Wer Stockholm besucht, denkt zunächst an Gamla Stan, die Museumsinsel Djurgården oder die Stockholmer Schären. Doch direkt unter der Stadt verbirgt sich ein Kunsterlebnis der ganz besonderen Art: die Stockholmer Metro, auch Tunnelbana genannt, gilt weltweit als die längste Kunstgalerie – mit Kunstwerken in rund 90 der insgesamt 100 Stationen. Wer die Tunnelbana nur als Fortbewegungsmittel betrachtet, verpasst einen der eindrucksvollsten Aspekte dieser Stadt.

Was macht die Stockholmer Metro zur Kunstgalerie?

Seit Jahrzehnten werden die Stationen der Tunnelbana gezielt von Künstlerinnen und Künstlern gestaltet. Viele Bahnhöfe sind tief in den Fels gehauen, und die rauen Felswände wurden zum Ausgangspunkt für farbenfrohe Gemälde, Mosaike, Skulpturen und Installationen. Das Ergebnis ist eine unterirdische Welt, die sich von Station zu Station vollständig verändert – mal leuchtend bunt, mal in kühlen Tönen, mal mit naturalistischen Motiven, mal abstrakt und modern.

Das Projekt zeigt, wie die Stadt öffentliche Infrastruktur mit Kultur verknüpft. Für Reisende ist das ein unerwartetes Geschenk: Kunst, die man nicht in einem Museum sucht, begegnet einem ganz beiläufig auf dem Weg durch die Stadt.

T-Centralen: Der Anfang der Kunstgeschichte unter Stockholm

Die Station T-Centralen ist der zentrale Knotenpunkt der Tunnelbana und gleichzeitig historisch bedeutsam: Sie war die erste Station, die gezielt mit Kunstwerken ausgestattet wurde. Charakteristisch sind die blauen Blütenmotive, die der Künstler Per Olof Ultvedt direkt auf die weißen Gewölbedecken und Wände aufgebracht hat. Die schlichten, aber ausdrucksstarken Formen verleihen dem Bahnhof eine fast märchenhafte Atmosphäre – obwohl täglich viele Fahrgäste hindurcheilen.

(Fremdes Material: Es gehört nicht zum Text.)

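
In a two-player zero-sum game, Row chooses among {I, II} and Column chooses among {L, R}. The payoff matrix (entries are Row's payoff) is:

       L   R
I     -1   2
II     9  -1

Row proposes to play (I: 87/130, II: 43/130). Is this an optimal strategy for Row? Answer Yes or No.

No

Against L this mix gives (87/130)·(-1) + (43/130)·9 = 30/13.
Against R this mix gives (87/130)·2 + (43/130)·(-1) = 131/130.
Column will play R, holding Row to 131/130. Shifting weight toward the row that does better against R would raise this floor (the equalizing mix achieves 17/13 against both R and L), so the proposed strategy is not optimal.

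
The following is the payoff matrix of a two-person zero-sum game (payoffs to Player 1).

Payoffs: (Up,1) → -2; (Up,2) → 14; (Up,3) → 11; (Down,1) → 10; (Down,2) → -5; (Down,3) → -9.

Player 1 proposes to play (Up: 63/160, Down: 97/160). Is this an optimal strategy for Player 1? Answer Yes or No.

Against 1 this mix gives (63/160)·(-2) + (97/160)·10 = 211/40.
Against 2 this mix gives (63/160)·14 + (97/160)·(-5) = 397/160.
Against 3 this mix gives (63/160)·11 + (97/160)·(-9) = -9/8.
Player 2 will play 3, holding Player 1 to -9/8. Shifting weight toward the row that does better against 3 would raise this floor (the equalizing mix achieves 23/8 against both 3 and 1), so the proposed strategy is not optimal.

No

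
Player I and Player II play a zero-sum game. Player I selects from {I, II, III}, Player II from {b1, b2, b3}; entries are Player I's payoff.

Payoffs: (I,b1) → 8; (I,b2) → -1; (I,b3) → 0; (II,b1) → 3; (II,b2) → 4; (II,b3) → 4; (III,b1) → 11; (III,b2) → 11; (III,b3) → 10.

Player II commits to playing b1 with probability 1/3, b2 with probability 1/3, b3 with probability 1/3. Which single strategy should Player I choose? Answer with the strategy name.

III

Expected payoff of I: (1/3)·8 + (1/3)·(-1) + (1/3)·0 = 7/3.
Expected payoff of II: (1/3)·3 + (1/3)·4 + (1/3)·4 = 11/3.
Expected payoff of III: (1/3)·11 + (1/3)·11 + (1/3)·10 = 32/3.
The largest is 32/3, so Player I's best response is III.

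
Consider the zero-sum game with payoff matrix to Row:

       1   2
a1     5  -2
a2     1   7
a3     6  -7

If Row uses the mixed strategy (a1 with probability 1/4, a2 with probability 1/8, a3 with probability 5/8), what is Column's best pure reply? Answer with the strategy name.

2

If Column plays 1, Row's expected payoff is (1/4)·5 + (1/8)·1 + (5/8)·6 = 41/8.
If Column plays 2, Row's expected payoff is (1/4)·(-2) + (1/8)·7 + (5/8)·(-7) = -4.
Column minimizes Row's payoff; the smallest is -4, so the best response is 2.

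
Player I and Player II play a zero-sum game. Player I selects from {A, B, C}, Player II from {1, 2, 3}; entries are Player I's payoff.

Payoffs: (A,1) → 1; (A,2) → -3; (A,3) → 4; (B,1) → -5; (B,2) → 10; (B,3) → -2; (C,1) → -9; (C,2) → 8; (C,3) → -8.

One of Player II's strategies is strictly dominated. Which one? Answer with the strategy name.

1 holds Player I's payoff strictly below 3 in every row: 1 < 4, -5 < -2, -9 < -8.
So 3 is strictly dominated for Player II.

3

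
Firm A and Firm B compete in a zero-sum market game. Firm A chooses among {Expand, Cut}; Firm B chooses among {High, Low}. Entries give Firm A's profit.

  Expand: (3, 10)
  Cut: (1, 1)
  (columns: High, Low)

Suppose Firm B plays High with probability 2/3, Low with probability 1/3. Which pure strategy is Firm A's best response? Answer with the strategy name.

Expected payoff of Expand: (2/3)·3 + (1/3)·10 = 16/3.
Expected payoff of Cut: (2/3)·1 + (1/3)·1 = 1.
The largest is 16/3, so Firm A's best response is Expand.

Expand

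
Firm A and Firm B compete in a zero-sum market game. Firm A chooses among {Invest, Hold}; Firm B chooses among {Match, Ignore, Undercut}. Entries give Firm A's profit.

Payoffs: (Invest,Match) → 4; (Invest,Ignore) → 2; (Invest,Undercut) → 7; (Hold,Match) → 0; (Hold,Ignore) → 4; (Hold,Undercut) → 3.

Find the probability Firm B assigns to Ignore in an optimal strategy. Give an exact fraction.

2/3

Row minima: Invest → 2, Hold → 0; maximin = 2.
Column maxima: Match → 4, Ignore → 4, Undercut → 7; minimax = 4.
2 ≠ 4, so there is no saddle point; optimal play is mixed.
Undercut is strictly dominated by Match (it gives Firm A strictly more in every row), so Firm B never plays it.
On the remaining 2×2 (Invest, Hold vs Match, Ignore):
Let Firm A play Invest with probability p. Expected payoff against Match: 4p + 0(1−p) = 4p; against Ignore: 2p + 4(1−p) = −2p + 4.
Setting these equal: 4p = −2p + 4 ⇒ 6p = 4 ⇒ p = 2/3, and the value is (4)·(2/3) = 8/3.
For Firm B: with q = P(Match), equating Invest's and Hold's payoffs gives 2q + 2 = −4q + 4 ⇒ q = 1/3.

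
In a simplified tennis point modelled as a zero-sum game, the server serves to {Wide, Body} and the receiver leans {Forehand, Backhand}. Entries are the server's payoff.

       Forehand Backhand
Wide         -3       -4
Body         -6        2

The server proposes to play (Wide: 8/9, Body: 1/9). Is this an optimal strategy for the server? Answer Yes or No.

Yes

Against Forehand this mix gives (8/9)·(-3) + (1/9)·(-6) = -10/3.
Against Backhand this mix gives (8/9)·(-4) + (1/9)·2 = -10/3.
All of the receiver's active replies (Forehand, Backhand) yield -10/3, and no column does worse for the server. The mix makes the receiver indifferent and guarantees -10/3, so it is optimal.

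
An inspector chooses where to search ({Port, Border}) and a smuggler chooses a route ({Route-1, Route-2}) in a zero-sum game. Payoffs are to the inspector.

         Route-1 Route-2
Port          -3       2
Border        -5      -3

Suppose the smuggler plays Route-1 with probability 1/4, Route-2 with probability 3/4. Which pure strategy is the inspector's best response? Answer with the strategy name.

Port

Expected payoff of Port: (1/4)·(-3) + (3/4)·2 = 3/4.
Expected payoff of Border: (1/4)·(-5) + (3/4)·(-3) = -7/2.
The largest is 3/4, so the inspector's best response is Port.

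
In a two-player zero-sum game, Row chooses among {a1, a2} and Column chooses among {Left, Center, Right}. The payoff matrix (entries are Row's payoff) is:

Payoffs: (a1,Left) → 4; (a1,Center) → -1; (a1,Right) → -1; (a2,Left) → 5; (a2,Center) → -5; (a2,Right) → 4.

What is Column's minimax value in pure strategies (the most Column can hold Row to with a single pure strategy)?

Column maxima: Left → 5, Center → -1, Right → 4.
The smallest of these is -1.

-1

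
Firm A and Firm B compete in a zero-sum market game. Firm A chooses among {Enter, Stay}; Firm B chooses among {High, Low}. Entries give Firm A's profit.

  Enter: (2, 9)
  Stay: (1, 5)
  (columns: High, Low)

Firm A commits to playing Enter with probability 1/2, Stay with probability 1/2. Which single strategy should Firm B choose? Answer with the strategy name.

High

If Firm B plays High, Firm A's expected payoff is (1/2)·2 + (1/2)·1 = 3/2.
If Firm B plays Low, Firm A's expected payoff is (1/2)·9 + (1/2)·5 = 7.
Firm B minimizes Firm A's payoff; the smallest is 3/2, so the best response is High.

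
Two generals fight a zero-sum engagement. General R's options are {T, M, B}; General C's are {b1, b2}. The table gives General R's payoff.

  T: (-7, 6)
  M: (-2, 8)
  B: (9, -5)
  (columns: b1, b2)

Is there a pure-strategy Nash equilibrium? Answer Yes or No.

Row minima: T → -7, M → -2, B → -5; maximin = -2.
Column maxima: b1 → 9, b2 → 8; minimax = 8.
-2 ≠ 8, so no pure-strategy equilibrium exists.

No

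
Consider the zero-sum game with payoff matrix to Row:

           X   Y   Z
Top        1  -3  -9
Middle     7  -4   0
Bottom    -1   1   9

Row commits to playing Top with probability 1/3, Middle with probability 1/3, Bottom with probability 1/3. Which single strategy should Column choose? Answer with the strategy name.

If Column plays X, Row's expected payoff is (1/3)·1 + (1/3)·7 + (1/3)·(-1) = 7/3.
If Column plays Y, Row's expected payoff is (1/3)·(-3) + (1/3)·(-4) + (1/3)·1 = -2.
If Column plays Z, Row's expected payoff is (1/3)·(-9) + (1/3)·0 + (1/3)·9 = 0.
Column minimizes Row's payoff; the smallest is -2, so the best response is Y.

Y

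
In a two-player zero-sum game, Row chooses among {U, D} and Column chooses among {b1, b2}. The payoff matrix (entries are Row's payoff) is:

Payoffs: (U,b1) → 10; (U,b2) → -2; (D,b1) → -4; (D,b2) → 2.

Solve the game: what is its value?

2/3

Row minima: U → -2, D → -4; maximin = -2.
Column maxima: b1 → 10, b2 → 2; minimax = 2.
-2 ≠ 2, so there is no saddle point; optimal play is mixed.
Let Row play U with probability p. Expected payoff against b1: 10p + (-4)(1−p) = 14p − 4; against b2: (-2)p + 2(1−p) = −4p + 2.
Setting these equal: 14p − 4 = −4p + 2 ⇒ 18p = 6 ⇒ p = 1/3, and the value is (14)·(1/3) − 4 = 2/3.
For Column: with q = P(b1), equating U's and D's payoffs gives 12q − 2 = −6q + 2 ⇒ q = 2/9.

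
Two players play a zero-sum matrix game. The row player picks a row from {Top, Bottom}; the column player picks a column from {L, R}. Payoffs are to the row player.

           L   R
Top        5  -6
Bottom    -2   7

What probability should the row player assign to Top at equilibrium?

Row minima: Top → -6, Bottom → -2; maximin = -2.
Column maxima: L → 5, R → 7; minimax = 5.
-2 ≠ 5, so there is no saddle point; optimal play is mixed.
Let the row player play Top with probability p. Expected payoff against L: 5p + (-2)(1−p) = 7p − 2; against R: (-6)p + 7(1−p) = −13p + 7.
Setting these equal: 7p − 2 = −13p + 7 ⇒ 20p = 9 ⇒ p = 9/20, and the value is (7)·(9/20) − 2 = 23/20.
For the column player: with q = P(L), equating Top's and Bottom's payoffs gives 11q − 6 = −9q + 7 ⇒ q = 13/20.

9/20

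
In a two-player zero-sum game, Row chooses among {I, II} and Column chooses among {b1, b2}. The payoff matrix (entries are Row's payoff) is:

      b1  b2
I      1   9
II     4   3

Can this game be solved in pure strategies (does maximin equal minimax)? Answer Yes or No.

Row minima: I → 1, II → 3; maximin = 3.
Column maxima: b1 → 4, b2 → 9; minimax = 4.
3 ≠ 4, so no pure-strategy equilibrium exists.

No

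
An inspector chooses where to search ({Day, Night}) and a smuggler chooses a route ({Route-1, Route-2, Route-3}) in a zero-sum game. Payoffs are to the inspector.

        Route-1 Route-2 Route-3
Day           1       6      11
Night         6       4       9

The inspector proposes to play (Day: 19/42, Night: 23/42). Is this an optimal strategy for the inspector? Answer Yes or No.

No

Against Route-1 this mix gives (19/42)·1 + (23/42)·6 = 157/42.
Against Route-2 this mix gives (19/42)·6 + (23/42)·4 = 103/21.
Against Route-3 this mix gives (19/42)·11 + (23/42)·9 = 208/21.
The smuggler will play Route-1, holding the inspector to 157/42. Shifting weight toward the row that does better against Route-1 would raise this floor (the equalizing mix achieves 32/7 against both Route-1 and Route-2), so the proposed strategy is not optimal.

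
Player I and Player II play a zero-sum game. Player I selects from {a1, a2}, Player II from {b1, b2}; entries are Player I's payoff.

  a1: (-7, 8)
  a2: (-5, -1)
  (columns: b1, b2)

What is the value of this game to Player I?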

T-Centralen ist der ideale Ausgangspunkt, um die Tunnelbana als Kunstpfad zu entdecken: Von hier aus verzweigt sich das Netz in alle Richtungen, und jede Linie führt zu weiteren künstlerisch gestalteten Stationen.

Tipps für Ihren Kunstspaziergang durch die Metro

Die Tunnelbana wird vom Verkehrsbetrieb SL (Storstockholms Lokaltrafik) betrieben. Fahrkarten sind an Automaten erhältlich – Stockholm ist nahezu vollständig bargeldlos, also halten Sie eine Kreditkarte oder ein Smartphone bereit. Englisch wird überall in der Stadt gesprochen, auch das Personal im öffentlichen Nahverkehr ist in der Regel gut erreichbar.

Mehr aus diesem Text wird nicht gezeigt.